El olor
Había amanecido con una humedad concentrada y pastosa que traía las pestilencias del matadero a nuestro barrio. Quedamos untados con un tufo repugnante. Traté de no sentirlo, de mantenerme ajena, hasta que la curiosidad o el morbo me ganaron: lo dejé entrar por las fosas abiertas y lo terminé paladeando. Era sebo, decían, pero las explicaciones no lograban disolver ese olor a cuerpo, casi genital, similar al del puerto pero más oscuro y denso. No era justo que a Celeste le tocara morir ese día.
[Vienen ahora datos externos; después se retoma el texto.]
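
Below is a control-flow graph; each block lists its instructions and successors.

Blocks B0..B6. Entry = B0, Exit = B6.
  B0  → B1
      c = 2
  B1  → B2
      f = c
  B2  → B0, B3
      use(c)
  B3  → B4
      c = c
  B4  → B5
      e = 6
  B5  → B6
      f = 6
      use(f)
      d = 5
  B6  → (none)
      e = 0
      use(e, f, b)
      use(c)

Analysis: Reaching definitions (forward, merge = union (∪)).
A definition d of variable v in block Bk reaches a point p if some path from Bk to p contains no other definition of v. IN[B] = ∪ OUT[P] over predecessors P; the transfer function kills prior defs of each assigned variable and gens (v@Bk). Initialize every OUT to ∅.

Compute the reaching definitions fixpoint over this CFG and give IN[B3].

Answer: {c@B0, f@B1}

Working:
Per-block solution:
  B0: | IN={c@B0, f@B1} | OUT={c@B0, f@B1}
  B1: | IN={c@B0, f@B1} | OUT={c@B0, f@B1}
  B2: | IN={c@B0, f@B1} | OUT={c@B0, f@B1}
  B3: | IN={c@B0, f@B1} | OUT={c@B3, f@B1}
  B4: | IN={c@B3, f@B1} | OUT={c@B3, e@B4, f@B1}
  B5: | IN={c@B3, e@B4, f@B1} | OUT={c@B3, d@B5, e@B4, f@B5}
  B6: | IN={c@B3, d@B5, e@B4, f@B5} | OUT={c@B3, d@B5, e@B6, f@B5}

Merge at B3: IN[B3] = OUT[B2] = {c@B0, f@B1}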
Venía mal, ya lo sabíamos. Las monjas nos hacían rezar para que ocurriera un milagro. No nos servía de consuelo, si estábamos en etapa de pedir milagros, significaba lo peor. Nos dieron la noticia en el aula, nos dejaron llorar un rato y nos hicieron salir antes. El mundo de afuera seguía su curso sin alteraciones, excepto por ese olor vergonzante que nos envolvía a todos.
Esa noche la velamos en el colegio. Nos hicieron ir con el jumper y los zapatos lustrados y armar un cordón para organizar a chusmas y sufrientes. Celeste, en el cajón, también vestía el uniforme. Nuestros padres se descomponían al verla. A nosotras nos transpiraban las manos, cada tanto nos soltábamos, nos secábamos en la ropa y nos volvíamos a agarrar. Hacía más de un mes que no me permitían verla. Y ahora la encontraba tan cambiada que tuve que mirarla mucho para reconocerla y para creer que de verdad esa muñeca rígida era mi compañera. La fetidez del matadero se peleaba con el perfume enviciando de las flores. Costaba recordar que el primer olor venía de afuera, que no lo generaba Celeste.
No puedo acordarme de su cara. Se me borraron las dos, la viva y la muerta. Compongo un retrato forzado con retazos, con gestos congelados en fotos. Lo que me viene a la cabeza, aunque no quiera, es la humedad y ese olor que nos despertó el día de su velorio.